One perspective to look at this problem is from the ethical challenge it faces in this situation. Harold and Jim questioned the authority: “if there was a drug out there that showed promise, and if the alternative for harald was certain death, why shouldn’t he be given a chance to try it?” It is always better to have something over nothing. Especially when on a shortage of beneficial clinical medicines, a patient should choose on his own, whether or not to give up his spot for someone with a bigger chance of being cured.It is about defending self-autonomy. By leaving Harald in a situation which he could only be treated by symptoms appeared, physicians are acting against their ethical responsibility to perform for the wellbeing of their patient.  

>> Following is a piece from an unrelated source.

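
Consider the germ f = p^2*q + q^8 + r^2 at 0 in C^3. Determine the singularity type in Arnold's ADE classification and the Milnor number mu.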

In the case patient is screened out of a clinical trial, and physician has total control by law of whether to add the patient, his choice set changes, and therefore his autonomy does not include taking the trial anymore. On another note, an incurable disease has never been cured before, thus it cannot be certainly concluded that such a trial would not work on specific groups of patients. Taking away patients’’ opportunities to participate, especially based on severity of their conditions, poses the same question as whether to run over four people on the train track and save the one on another, or change the direction save the four people and sacrifice that one person.

‘I told you at the start – this drug is still in the experimental stage.’

 

Research Challenge:

Many might argue that in this situation, because of the unequal in knowledge and vulnerability, physicians should have the upperhand of deciding whether patients should be included in the trail. There are much more aspects to consider in order to enter the trail. It is important to access the gained knowledge. Without accessing the known knowledge, there could be little improvement over the trail. Furthermore, fair methods to protect privacy and confidentiality should be set in the rule book. Changing the selection of sample, like in Harald’s case, can gradually cause a lose of focus on research purpose. -because researchers and investigators are unequal in knowledge and vulnerability. Patient’s beneficence over the risk shall be measured and controlled by researcher in order to justified its purpose of determining whether this investigational therapeutic alternative is the better alternative than existing one. Only by fulfilling the criteria above, the trail could be justified. After all, experimental medicine was not about one single human being, but it is about benefiting the greater human society to have a better cure.
Therefore, If serving the patient’s best interest is against the purpose of promoting social goal of accumulating knowledge and benefiting future generation, the patient’s self autonomy should not be defended.

 

Thomas, John E., Wilfrid J. Waluchow, and Elisabeth Gedge. “Case 7.4: Access to Experimental Drugs in Catastrophic Circumstances.” Well and good: a case study approach to health care ethics. Peterborough, Ontario: Broadview Press, 2014. Print.

Vaughn, Lewis. Bioethics: Principles, Issues, and Cases. New York: Oxford University Press, 2010. Print.